Again, it’s very much rooted in themes of loss, depression and despair on both a community and individual level, Bowers’ deep, dark vocal style and intimate delivery calling to mind Cohen, Van Zandt and Guy Clarke, blostered by instrumentation tnat embraces pump organ, pedal steel, accordion and Dobro

It opens with the first of the single tracks to be followed by the slightly more uptempo, melodically brooding desert Americana textures of ‘There Was A Time’, a reflection on people, places and times that have passed, especially those lost to conflict who “sleep now on foreign shores.” It’s a theme that also informs the slow waltz crawl of ‘Winner’, thoughts from overseas where “Summer here can hit eighty five in the day/And take the strength from the strongest man”, “raking through the past” and reflecting on lost friends, lost youth and a lost relationship while clinging to the hope that “all things will become new again/ And my friend me and you again/ Will paint the whole damn town red/Tear down the walls, have a ball”.

Possessed of a hauntingly melodic organ underpinned chorus, ‘Ghosts’ is another deliberate, slow-paced number that, winters “colder than they used to be”, again treats on loss, both personal and the death of once vibrant high streets as “Only old ghosts walk behind you/On that road”.

Its echoes carry over into the stunningly desolate and despairing ‘Town With No Cheer’, followed in turn by the bluesy fingerpicked ‘A Place By the River’, the lines “The men they don’t cry here god forbid and oh the shame/Soldiers of god show no mercy when they fight and kill and maim”, finding the narrator back in the combat zone, where “each day I watch my friends fall”, “boxed in with no way out” and remembering “a place by the river on the bend where the willow grows” while “gambling on a book that says Jesus saves will bring me safe home to you” even though “God’s left his heaven and nobody can hear me at all”. Given the Timmins link, it wouldn’t be exaggerating to say this could easily have found a home on The Trinity Session.

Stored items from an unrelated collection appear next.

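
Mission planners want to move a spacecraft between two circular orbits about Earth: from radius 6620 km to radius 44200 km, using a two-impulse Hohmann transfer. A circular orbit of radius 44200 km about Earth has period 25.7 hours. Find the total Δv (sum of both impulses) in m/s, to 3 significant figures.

Δv = 3940 m/s

From Kepler's third law T² = 4π²r³/μ at r = 44200 km, T = 25.7 hours = 25.7 × 3600 s = 92520 s: μ = 4π²r³/T² = 3.98250×10^5 km³/s².
Transfer-ellipse semi-major axis a_t = (r₁ + r₂)/2 = (6620 + 44200)/2 = 25410 km.
Circular speed at r₁: v₁ = √(μ/r₁) = √(3.98250×10^5/6620) = 7.75619 km/s.
Transfer-orbit speed at r₁ (v² = μ(2/r − 1/a)): v_p = √[μ(2/r₁ − 1/a_t)] = 10.2296 km/s.
First burn Δv₁ = |v_p − v₁| = 2.473 km/s.
At r₂, v₂ = √(μ/r₂) = 3.002 km/s.
Transfer-orbit speed at r₂: v_a = √[μ(2/r₂ − 1/a_t)] = 1.532 km/s.
Second burn Δv₂ = |v₂ − v_a| = 1.470 km/s.
Total Δv = Δv₁ + Δv₂ = 3.943 km/s.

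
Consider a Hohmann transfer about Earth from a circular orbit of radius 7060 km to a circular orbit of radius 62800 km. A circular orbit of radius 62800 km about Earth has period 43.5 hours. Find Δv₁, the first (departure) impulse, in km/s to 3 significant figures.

From Kepler's third law T² = 4π²r³/μ at r = 62800 km, T = 43.5 hours = 43.5 × 3600 s = 1.566×10^5 s: μ = 4π²r³/T² = 3.98708×10^5 km³/s².
Semi-major axis of the transfer orbit: a_t = (7060 + 62800)/2 = 34930 km.
Circular speed at r = 7060 km: v_c = √(μ/r) = 7.5149 km/s.
Vis-viva on the transfer ellipse at r = 7060 km gives v_t = √[μ(2/r − 1/a_t)] = 10.076 km/s.
Δv₁ = |v_t − v_c| = |10.076 − 7.5149| = 2.561 km/s.

Δv₁ = 2.56 km/s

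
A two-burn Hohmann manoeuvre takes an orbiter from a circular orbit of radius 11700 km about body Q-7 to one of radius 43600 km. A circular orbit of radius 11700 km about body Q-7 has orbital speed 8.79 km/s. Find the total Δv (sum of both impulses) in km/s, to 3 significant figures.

Δv = 3.84 km/s

From the circular-orbit relation v² = μ/r at r = 11700 km: μ = v²r = (8.79)² × 11700 = 9.03990×10^5 km³/s².
The Hohmann ellipse has a_t = (r₁ + r₂)/2 = 27650 km.
At r₁ the circular-orbit speed is v₁ = √(μ/r₁) = 8.7900 km/s.
On the transfer ellipse at r₁, vis-viva gives v_p = √[μ(2/r₁ − 1/a_t)] = 11.038 km/s.
First burn Δv₁ = |v_p − v₁| = 2.248 km/s.
Circular speed at r₂: v₂ = √(μ/r₂) = 4.553 km/s.
Transfer-orbit speed at r₂: v_a = √[μ(2/r₂ − 1/a_t)] = 2.962 km/s.
Second burn Δv₂ = |v₂ − v_a| = 1.591 km/s.
Δv = Δv₁ + Δv₂ = 2.248 + 1.591 = 3.839 km/s.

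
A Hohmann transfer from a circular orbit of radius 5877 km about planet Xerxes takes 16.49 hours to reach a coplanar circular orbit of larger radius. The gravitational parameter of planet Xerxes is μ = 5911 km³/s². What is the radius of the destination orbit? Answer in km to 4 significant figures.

Transfer time t = 16.49 hours = 59364 s, and t = π√(a_t³/μ).
So a_t = (μ t²/π²)^(1/3) = (5911 × (59364)² / π²)^(1/3) = 12827 km.
Since a_t = (r₁ + r₂)/2, r₂ = 2a_t − r₁ = 2×12827 − 5877 = 19777 km.

r₂ = 19780 km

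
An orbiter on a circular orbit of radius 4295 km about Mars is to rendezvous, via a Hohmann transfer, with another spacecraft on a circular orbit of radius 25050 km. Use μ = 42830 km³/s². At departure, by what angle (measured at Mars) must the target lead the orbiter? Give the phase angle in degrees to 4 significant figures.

Transfer-ellipse semi-major axis a_t = (r₁ + r₂)/2 = (4295 + 25050)/2 = 14672.5 km.
Transfer time t = π√(a_t³/μ) = 26979 s.
Target angular speed ω₂ = √(μ/r₂³) = 5.2199×10^-5 rad/s.
Angle swept by the target during transfer: ω₂·t = 1.4083 rad = 80.69°.
The orbiter traverses 180° on the transfer ellipse, so the target must lead by 180° − 80.69° = 99.31°.

φ = 99.31°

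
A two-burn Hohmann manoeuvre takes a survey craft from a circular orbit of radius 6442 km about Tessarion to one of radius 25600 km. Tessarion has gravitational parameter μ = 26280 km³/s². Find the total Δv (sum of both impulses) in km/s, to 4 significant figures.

Δv = 0.9041 km/s

The Hohmann ellipse has a_t = (r₁ + r₂)/2 = 16021 km.
Circular speed at r₁: v₁ = √(μ/r₁) = √(26280/6442) = 2.0198 km/s.
On the transfer ellipse at r₁, vis-viva gives v_p = √[μ(2/r₁ − 1/a_t)] = 2.5532 km/s.
First burn Δv₁ = |v_p − v₁| = 0.5334 km/s.
At r₂, v₂ = √(μ/r₂) = 1.0132 km/s.
Transfer-orbit speed at r₂: v_a = √[μ(2/r₂ − 1/a_t)] = 0.64248 km/s.
Second burn Δv₂ = |v₂ − v_a| = 0.3707 km/s.
Total Δv = Δv₁ + Δv₂ = 0.9041 km/s.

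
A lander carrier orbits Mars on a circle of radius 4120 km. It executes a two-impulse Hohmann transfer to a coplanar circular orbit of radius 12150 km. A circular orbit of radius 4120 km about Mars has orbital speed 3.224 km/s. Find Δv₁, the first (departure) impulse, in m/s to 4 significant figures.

From the circular-orbit relation v² = μ/r at r = 4120 km: μ = v²r = (3.224)² × 4120 = 42824.0 km³/s².
The Hohmann ellipse has a_t = (r₁ + r₂)/2 = 8135 km.
Circular speed at r = 4120 km: v_c = √(μ/r) = 3.2240 km/s.
Vis-viva on the transfer ellipse at r = 4120 km gives v_t = √[μ(2/r − 1/a_t)] = 3.9401 km/s.
Δv₁ = |v_t − v_c| = |3.9401 − 3.2240| = 0.7161 km/s.

Δv₁ = 716.1 m/s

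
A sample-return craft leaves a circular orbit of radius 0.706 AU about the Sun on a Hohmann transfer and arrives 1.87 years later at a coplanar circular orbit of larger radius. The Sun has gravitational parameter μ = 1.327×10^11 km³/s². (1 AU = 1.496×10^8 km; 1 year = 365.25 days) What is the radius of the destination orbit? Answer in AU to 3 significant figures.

r₂ = 4.11 AU

In km: r₁ = 0.706 × 1.496×10^8 = 1.056176×10^8 km.
Transfer time t = 1.87 years × 365.25 × 86400 s = 5.9012712×10^7 s, and t = π√(a_t³/μ).
So a_t = (μ t²/π²)^(1/3) = (1.327×10^11 × (5.9012712×10^7)² / π²)^(1/3) = 3.6043×10^8 km.
Since a_t = (r₁ + r₂)/2, r₂ = 2a_t − r₁ = 2×3.6043×10^8 − 1.056176×10^8 = 6.152424×10^8 km.
In AU: r₂ = 6.152424×10^8 / 1.496×10^8 = 4.11 AU.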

Taken at a mid-tempo jogging strum, ‘A Fine Day To Leave’ is, relatively speaking, a more optimistic number in as much as, the old streets now rubble and where “junk blocks the river where we used to sail/ Our paper ships on summer days”, it’s about having nothing to keep him from bidding it all farewell, his lover hopefully joining him on the search for better times.

The autobiographical ‘Northside’ carriea memories of its cobbled streets and “rows of houses all the same”, of being born in the year Elvis recorded ‘It’s Now Or Never’, of growing up in the shadows of the shipyard, walking with his later grandfather on New Brighton Pier, of young boys gone to war straight from school and of seeing “so many good things disappear.” And yet, again that glimmer of hope finds its way through in an uplifting chorus avowing “There will be better times/A light to guide a star to shine”.

Still, you can’t keep a good depressive down for long, and so the album ends with the Clarke-like ‘You Stole My Joy’, where, while “Grandma’s in the kitchen at the stove/ Singing along to the radio/Singing ‘Any old wind that blows’”, he’s confessing he’s “too bad for my own good”, that “The romance has gone like the great Wild West” and how “Nothing much got built after seventy nine/The whole damn town it took a dive”.

Like Cohen before him, Bowers is magnificent proof that melancholy and torment can produce great music and resonant lyrics, there may be ghosts behind us but Paper Ships encourages us to take their hands and walk with them towards the light.